WHO’s emergencies chief Mike Ryan, cited “another important observation,” finding that in five of the six regions the WHO covers, the percentage of deaths increased while the number of reported positive cases have dropped.

“When you see that trend epidemiologically, you ask, ‘Is that real?’” he says.

Is it the end or are we just calling for it?

The White House’s chief medical advisor Dr. Anthony Fauci, previously said that the U.S. is exiting its full-blown first phase of the pandemic and that the worst may be behind us.

This aligns with previous reports by the Institute for Health Metrics and Evaluation, which found that 73% of Americans have some form of immunity to Omicron.

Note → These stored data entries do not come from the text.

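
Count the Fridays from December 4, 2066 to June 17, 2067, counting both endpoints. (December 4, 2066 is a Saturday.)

28

December 4, 2066 is a Saturday; the first Friday on or after it is December 10, 2066 (6 days later).
From December 10, 2066 to June 17, 2067: 21 + 31 + 28 + 31 + 30 + 31 + 17 = 189 days (rest of December, January, February, March, April, May, June).
189 ÷ 7 = 27 full weeks with remainder 0, so 27 more Fridays after the first → 28.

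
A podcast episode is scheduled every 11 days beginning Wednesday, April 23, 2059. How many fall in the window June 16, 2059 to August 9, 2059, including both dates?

5

Occurrences land 11·i days after April 23, 2059 for i = 0, 1, 2, …
June 16, 2059 is 54 days after the start; 54 ÷ 11 = 4 remainder 10; since the remainder is 10, round up to i = 5. First occurrence in the window: #6 on June 17, 2059 (5×11 = 55 days in).
August 9, 2059 is 108 days after the start; 108 ÷ 11 = 9 remainder 9. Last occurrence in the window: #10 on July 31, 2059.
Occurrences #6 through #10: 5 in total.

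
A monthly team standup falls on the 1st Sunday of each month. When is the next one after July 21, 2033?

July 2033 starts on a Friday, so its 1st Sunday is July 3, 2033 (2 days in).
That is not after July 21, 2033, so look at August 2033.
August 2033 starts on a Monday, so its 1st Sunday is August 7, 2033 (6 days in).

August 7, 2033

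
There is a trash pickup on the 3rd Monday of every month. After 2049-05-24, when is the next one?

2049-06-21

May 2049 starts on a Saturday; its first Monday is the 3rd, so the 3rd Monday is the 17th — 2049-05-17.
That is not after 2049-05-24, so look at June 2049.
June 2049 starts on a Tuesday; its first Monday is the 7th, so the 3rd Monday is the 21st — 2049-06-21.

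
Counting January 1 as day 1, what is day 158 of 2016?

January has 31 days (158 − 31 = 127 remain).
February has 29 days (127 − 29 = 98 remain).
March has 31 days (98 − 31 = 67 remain).
April has 30 days (67 − 30 = 37 remain).
May has 31 days (37 − 31 = 6 remain).
6 into June → June 6.

June 6, 2016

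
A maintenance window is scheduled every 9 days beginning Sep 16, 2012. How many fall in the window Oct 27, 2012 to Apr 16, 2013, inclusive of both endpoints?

Occurrences land 9·i days after Sep 16, 2012 for i = 0, 1, 2, …
Oct 27, 2012 is 41 days after the start; 41 ÷ 9 = 4 remainder 5; since the remainder is 5, round up to i = 5. First occurrence in the window: #6 on Oct 31, 2012 (5×9 = 45 days in).
Apr 16, 2013 is 212 days after the start; 212 ÷ 9 = 23 remainder 5. Last occurrence in the window: #24 on Apr 11, 2013.
Occurrences #6 through #24: 19 in total.

19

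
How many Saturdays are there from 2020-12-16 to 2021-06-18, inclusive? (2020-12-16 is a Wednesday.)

26

2020-12-16 is a Wednesday; the first Saturday on or after it is 2020-12-19 (3 days later).
From 2020-12-19 to 2021-06-18: 12 + 31 + 28 + 31 + 30 + 31 + 18 = 181 days (rest of December, January, February, March, April, May, June).
181 ÷ 7 = 25 full weeks with remainder 6, so 25 more Saturdays after the first → 26.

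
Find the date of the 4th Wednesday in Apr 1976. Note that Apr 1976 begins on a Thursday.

Apr 1976 begins on a Thursday, so the first Wednesday is Apr 7 (6 days later).
The 4th Wednesday is 3 weeks later: 7 + 21 = 28.

Apr 28, 1976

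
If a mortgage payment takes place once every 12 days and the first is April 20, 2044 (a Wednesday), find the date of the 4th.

The 4th occurrence is 3 intervals after the first: 3 × 12 = 36 days after April 20, 2044.
April has 30 days — 10 days to the end of April leaves 26.
26 days into May → May 26, 2044.

May 26, 2044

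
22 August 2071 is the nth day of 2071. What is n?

234

Days in months before August: 31 + 28 + 31 + 30 + 31 + 30 + 31 = 212.
Plus 22 days into August → day 234.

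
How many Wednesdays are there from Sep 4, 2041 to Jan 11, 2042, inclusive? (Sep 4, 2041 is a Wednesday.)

Sep 4, 2041 is a Wednesday; the first Wednesday on or after it is Sep 4, 2041.
From Sep 4, 2041 to Jan 11, 2042: 26 + 31 + 30 + 31 + 11 = 129 days (rest of Sep, Oct, Nov, Dec, Jan).
129 ÷ 7 = 18 full weeks with remainder 3, so 18 more Wednesdays after the first → 19.

19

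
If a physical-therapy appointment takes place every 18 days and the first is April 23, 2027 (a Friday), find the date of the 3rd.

May 29, 2027

The 3rd occurrence is 2 intervals after the first: 2 × 18 = 36 days after April 23, 2027.
April has 30 days — 7 days to the end of April leaves 29.
29 days into May → May 29, 2027.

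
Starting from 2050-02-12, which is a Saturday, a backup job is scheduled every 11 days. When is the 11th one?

The 11th occurrence is 10 intervals after the first: 10 × 11 = 110 days after 2050-02-12.
February has 28 days — 16 days to the end of February leaves 94.
March has 31 days (63 left).
April has 30 days (33 left).
May has 31 days (2 left).
2 days into June → 2050-06-02.

2050-06-02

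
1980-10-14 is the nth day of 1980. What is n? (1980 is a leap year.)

288

Days in months before October: 31 + 29 + 31 + 30 + 31 + 30 + 31 + 31 + 30 = 274.
Plus 14 days into October → day 288.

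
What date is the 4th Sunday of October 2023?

The first Sunday of October 2023 is October 1.
The 4th Sunday is 3 weeks later: 1 + 21 = 22.

2023-10-22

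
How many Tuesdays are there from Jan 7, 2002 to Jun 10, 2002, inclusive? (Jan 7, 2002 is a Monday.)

22

Jan 7, 2002 is a Monday; the first Tuesday on or after it is Jan 8, 2002 (1 day later).
From Jan 8, 2002 to Jun 10, 2002: 23 + 28 + 31 + 30 + 31 + 10 = 153 days (rest of Jan, Feb, Mar, Apr, May, Jun).
153 ÷ 7 = 21 full weeks with remainder 6, so 21 more Tuesdays after the first → 22.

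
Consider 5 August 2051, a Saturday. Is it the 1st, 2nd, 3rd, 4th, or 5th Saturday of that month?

Day 5 falls in week ⌈5/7⌉ of the month.
Days 1–7 hold the 1st Saturday, 8–14 the 2nd, 15–21 the 3rd, 22–28 the 4th, 29–31 the 5th.
5 is in the range for the 1st.

1st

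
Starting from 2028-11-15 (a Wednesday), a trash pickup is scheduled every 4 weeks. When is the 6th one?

The 6th occurrence is 5 intervals after the first: 5 × 28 = 140 days after 2028-11-15.
November has 30 days — 15 days to the end of November leaves 125.
December has 31 days (94 left).
January has 31 days (63 left).
February has 28 days (35 left).
March has 31 days (4 left).
4 days into April → 2029-04-04.

2029-04-04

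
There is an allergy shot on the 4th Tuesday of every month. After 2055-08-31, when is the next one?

2055-09-28

August 2055 starts on a Sunday; its first Tuesday is the 3rd, so the 4th Tuesday is the 24th — 2055-08-24.
That is not after 2055-08-31, so look at September 2055.
September 2055 starts on a Wednesday; its first Tuesday is the 7th, so the 4th Tuesday is the 28th — 2055-09-28.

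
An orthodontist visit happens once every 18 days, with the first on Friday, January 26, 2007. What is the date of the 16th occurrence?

The 16th occurrence is 15 intervals after the first: 15 × 18 = 270 days after January 26, 2007.
January has 31 days — 5 days to the end of January leaves 265.
February has 28 days (237 left).
March has 31 days (206 left).
April has 30 days (176 left).
May has 31 days (145 left).
June has 30 days (115 left).
July has 31 days (84 left).
August has 31 days (53 left).
September has 30 days (23 left).
23 days into October → October 23, 2007.

October 23, 2007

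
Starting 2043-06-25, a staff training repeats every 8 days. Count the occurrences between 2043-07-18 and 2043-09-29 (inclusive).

Occurrences land 8·i days after 2043-06-25 for i = 0, 1, 2, …
2043-07-18 is 23 days after the start; 23 ÷ 8 = 2 remainder 7; since the remainder is 7, round up to i = 3. First occurrence in the window: #4 on 2043-07-19 (3×8 = 24 days in).
2043-09-29 is 96 days after the start; 96 ÷ 8 = 12 remainder 0. Last occurrence in the window: #13 on 2043-09-29.
Occurrences #4 through #13: 10 in total.

10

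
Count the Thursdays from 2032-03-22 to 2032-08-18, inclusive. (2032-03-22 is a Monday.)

21

2032-03-22 is a Monday; the first Thursday on or after it is 2032-03-25 (3 days later).
From 2032-03-25 to 2032-08-18: 6 + 30 + 31 + 30 + 31 + 18 = 146 days (rest of March, April, May, June, July, August).
146 ÷ 7 = 20 full weeks with remainder 6, so 20 more Thursdays after the first → 21.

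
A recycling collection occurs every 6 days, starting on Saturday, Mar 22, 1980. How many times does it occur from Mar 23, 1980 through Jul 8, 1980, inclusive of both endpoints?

18

Occurrences land 6·i days after Mar 22, 1980 for i = 0, 1, 2, …
Mar 23, 1980 is 1 day after the start; 1 ÷ 6 = 0 remainder 1; since the remainder is 1, round up to i = 1. First occurrence in the window: #2 on Mar 28, 1980 (1×6 = 6 days in).
Jul 8, 1980 is 108 days after the start; 108 ÷ 6 = 18 remainder 0. Last occurrence in the window: #19 on Jul 8, 1980.
Occurrences #2 through #19: 18 in total.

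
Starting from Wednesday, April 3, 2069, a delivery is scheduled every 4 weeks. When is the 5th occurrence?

The 5th occurrence is 4 intervals after the first: 4 × 28 = 112 days after April 3, 2069.
April has 30 days — 27 days to the end of April leaves 85.
May has 31 days (54 left).
June has 30 days (24 left).
24 days into July → July 24, 2069.

July 24, 2069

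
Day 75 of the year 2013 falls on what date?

January has 31 days (75 − 31 = 44 remain).
February has 28 days (44 − 28 = 16 remain).
16 into March → March 16.

2013-03-16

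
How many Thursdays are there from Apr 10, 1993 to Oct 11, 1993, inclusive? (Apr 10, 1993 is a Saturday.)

26

Apr 10, 1993 is a Saturday; the first Thursday on or after it is Apr 15, 1993 (5 days later).
From Apr 15, 1993 to Oct 11, 1993: 15 + 31 + 30 + 31 + 31 + 30 + 11 = 179 days (rest of Apr, May, Jun, Jul, Aug, Sep, Oct).
179 ÷ 7 = 25 full weeks with remainder 4, so 25 more Thursdays after the first → 26.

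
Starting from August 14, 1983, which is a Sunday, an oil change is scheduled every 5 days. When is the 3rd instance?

August 24, 1983

The 3rd occurrence is 2 intervals after the first: 2 × 5 = 10 days after August 14, 1983.
10 days later is August 24, 1983.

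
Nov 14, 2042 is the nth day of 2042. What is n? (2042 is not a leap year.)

318

Days in months before Nov: 31 + 28 + 31 + 30 + 31 + 30 + 31 + 31 + 30 + 31 = 304.
Plus 14 days into Nov → day 318.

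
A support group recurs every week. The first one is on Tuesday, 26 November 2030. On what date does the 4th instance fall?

17 December 2030

The 4th occurrence is 3 intervals after the first: 3 × 7 = 21 days after 26 November 2030.
November has 30 days — 4 days to the end of November leaves 17.
17 days into December → 17 December 2030.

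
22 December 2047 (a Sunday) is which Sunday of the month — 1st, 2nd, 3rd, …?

Day 22 falls in week ⌈22/7⌉ of the month.
Days 1–7 hold the 1st Sunday, 8–14 the 2nd, 15–21 the 3rd, 22–28 the 4th, 29–31 the 5th.
22 is in the range for the 4th.

4th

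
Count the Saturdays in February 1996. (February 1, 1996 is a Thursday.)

4

February 1, 1996 is a Thursday; the first Saturday on or after it is February 3, 1996 (2 days later).
From February 3, 1996 to February 29, 1996 is 29 − 3 = 26 days.
26 ÷ 7 = 3 full weeks with remainder 5, so 3 more Saturdays after the first → 4.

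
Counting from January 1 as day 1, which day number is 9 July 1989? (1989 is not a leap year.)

190

Days in months before July: 31 + 28 + 31 + 30 + 31 + 30 = 181.
Plus 9 days into July → day 190.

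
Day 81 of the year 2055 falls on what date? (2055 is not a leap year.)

2055-03-22

January has 31 days (81 − 31 = 50 remain).
February has 28 days (50 − 28 = 22 remain).
22 into March → March 22.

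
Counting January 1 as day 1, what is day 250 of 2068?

January has 31 days (250 − 31 = 219 remain).
February has 29 days (219 − 29 = 190 remain).
March has 31 days (190 − 31 = 159 remain).
April has 30 days (159 − 30 = 129 remain).
May has 31 days (129 − 31 = 98 remain).
June has 30 days (98 − 30 = 68 remain).
July has 31 days (68 − 31 = 37 remain).
August has 31 days (37 − 31 = 6 remain).
6 into September → September 6.

6 September 2068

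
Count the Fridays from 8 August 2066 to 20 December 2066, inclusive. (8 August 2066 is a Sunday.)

8 August 2066 is a Sunday; the first Friday on or after it is 13 August 2066 (5 days later).
From 13 August 2066 to 20 December 2066: 18 + 30 + 31 + 30 + 20 = 129 days (rest of August, September, October, November, December).
129 ÷ 7 = 18 full weeks with remainder 3, so 18 more Fridays after the first → 19.

19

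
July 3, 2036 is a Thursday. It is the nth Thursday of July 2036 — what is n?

Day 3 falls in week ⌈3/7⌉ of the month.
Days 1–7 hold the 1st Thursday, 8–14 the 2nd, 15–21 the 3rd, 22–28 the 4th, 29–31 the 5th.
3 is in the range for the 1st.

1st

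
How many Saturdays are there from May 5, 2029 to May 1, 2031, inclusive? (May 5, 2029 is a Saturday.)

104

May 5, 2029 is a Saturday; the first Saturday on or after it is May 5, 2029.
From May 5, 2029 to May 1, 2031: 240 + 365 + 121 = 726 days (rest of 2029, 2030, to May 1, 2031 in 2031).
726 ÷ 7 = 103 full weeks with remainder 5, so 103 more Saturdays after the first → 104.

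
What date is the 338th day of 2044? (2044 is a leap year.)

January has 31 days (338 − 31 = 307 remain).
February has 29 days (307 − 29 = 278 remain).
March has 31 days (278 − 31 = 247 remain).
April has 30 days (247 − 30 = 217 remain).
May has 31 days (217 − 31 = 186 remain).
June has 30 days (186 − 30 = 156 remain).
July has 31 days (156 − 31 = 125 remain).
August has 31 days (125 − 31 = 94 remain).
September has 30 days (94 − 30 = 64 remain).
October has 31 days (64 − 31 = 33 remain).
November has 30 days (33 − 30 = 3 remain).
3 into December → December 3.

2044-12-03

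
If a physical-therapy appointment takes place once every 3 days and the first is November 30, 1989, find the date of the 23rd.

The 23rd occurrence is 22 intervals after the first: 22 × 3 = 66 days after November 30, 1989.
November has 30 days — 0 days to the end of November leaves 66.
December has 31 days (35 left).
January has 31 days (4 left).
4 days into February → February 4, 1990.

February 4, 1990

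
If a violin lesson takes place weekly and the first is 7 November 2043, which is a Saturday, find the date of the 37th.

The 37th occurrence is 36 intervals after the first: 36 × 7 = 252 days after 7 November 2043.
November has 30 days — 23 days to the end of November leaves 229.
December has 31 days (198 left).
January has 31 days (167 left).
February has 29 days (138 left).
March has 31 days (107 left).
April has 30 days (77 left).
May has 31 days (46 left).
June has 30 days (16 left).
16 days into July → 16 July 2044.

16 July 2044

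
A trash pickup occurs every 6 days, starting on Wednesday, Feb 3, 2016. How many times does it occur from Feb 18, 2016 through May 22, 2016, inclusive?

16

Occurrences land 6·i days after Feb 3, 2016 for i = 0, 1, 2, …
Feb 18, 2016 is 15 days after the start; 15 ÷ 6 = 2 remainder 3; since the remainder is 3, round up to i = 3. First occurrence in the window: #4 on Feb 21, 2016 (3×6 = 18 days in).
May 22, 2016 is 109 days after the start; 109 ÷ 6 = 18 remainder 1. Last occurrence in the window: #19 on May 21, 2016.
Occurrences #4 through #19: 16 in total.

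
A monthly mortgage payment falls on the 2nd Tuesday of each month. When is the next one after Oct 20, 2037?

Oct 2037 starts on a Thursday; its first Tuesday is the 6th, so the 2nd Tuesday is the 13th — Oct 13, 2037.
That is not after Oct 20, 2037, so look at Nov 2037.
Nov 2037 starts on a Sunday; its first Tuesday is the 3rd, so the 2nd Tuesday is the 10th — Nov 10, 2037.

Nov 10, 2037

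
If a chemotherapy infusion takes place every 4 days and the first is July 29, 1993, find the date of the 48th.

February 2, 1994

The 48th occurrence is 47 intervals after the first: 47 × 4 = 188 days after July 29, 1993.
July has 31 days — 2 days to the end of July leaves 186.
August has 31 days (155 left).
September has 30 days (125 left).
October has 31 days (94 left).
November has 30 days (64 left).
December has 31 days (33 left).
January has 31 days (2 left).
2 days into February → February 2, 1994.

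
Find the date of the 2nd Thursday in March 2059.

The first Thursday of March 2059 is March 6.
The 2nd Thursday is 1 weeks later: 6 + 7 = 13.

13 March 2059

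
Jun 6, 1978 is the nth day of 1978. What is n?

Days in months before Jun: 31 + 28 + 31 + 30 + 31 = 151.
Plus 6 days into Jun → day 157.

157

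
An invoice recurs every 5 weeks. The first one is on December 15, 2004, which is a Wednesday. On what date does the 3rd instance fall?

The 3rd occurrence is 2 intervals after the first: 2 × 35 = 70 days after December 15, 2004.
December has 31 days — 16 days to the end of December leaves 54.
January has 31 days (23 left).
23 days into February → February 23, 2005.

February 23, 2005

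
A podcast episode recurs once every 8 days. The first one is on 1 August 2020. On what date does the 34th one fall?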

That number takes into account that half of all Americans have received booster shots while around 80 million people—a likely underreported figure—have had confirmed COVID cases, both of which prevent and shorten future illnesses and better protect society from further COVID-19 disruptions.

Many health experts say the loosening of COVID restrictions is probably due to rising COVID fatigue, in which people are tired of mandates, lockdowns, and anxiety-inducing daily case and death numbers. “In the United States, we’ve normalized a very high death toll,” Anne Sosin, a fellow at Dartmouth College’s Nelson A. Rockefeller Center for public policy, told CNBC. “Ironically, it’s prevented us from being able to return to any sort of ‘normal.’”

Tedros Adhanom Ghebreyesus, director general of WHO said, “in some countries, high vaccine coverage, combined with the lower severity of Omicron, is driving a false narrative that the pandemic is over,” He continued, “At the same time, low vaccine coverage and low testing rates in other countries are creating the ideal conditions for new variants to emerge.”

New Variants

There is a consensus among experts that new COVID variants will soon emerge that may or may not be more virulent. Since the pandemic started with the Alpha variant, we’ve had major outbreaks of Delta and Omicron. 

“The tough thing about COVID that we’ve learned over and over again is that there is no crystal ball to tell us what’s coming next,” Dr. Megan Ranney, an emergency physician and associate dean at the Brown University School of Public Health, previously told Fortune

The WHO has warned the next COVID variant will be more infectious than Omicron, and it may be more deadly. “The next variant of concern will be more fit, and what we mean by that is it will be more transmissible because it will have to overtake what is currently circulating,” Van Kerkhove, said in January. “The big question is whether or not future variants will be more or less severe.”

As Dr. Gregory Poland, head of Mayo Clinic’s Vaccine Research Group, previously told Fortune,

“The absolute truth of the matter is no one knows.”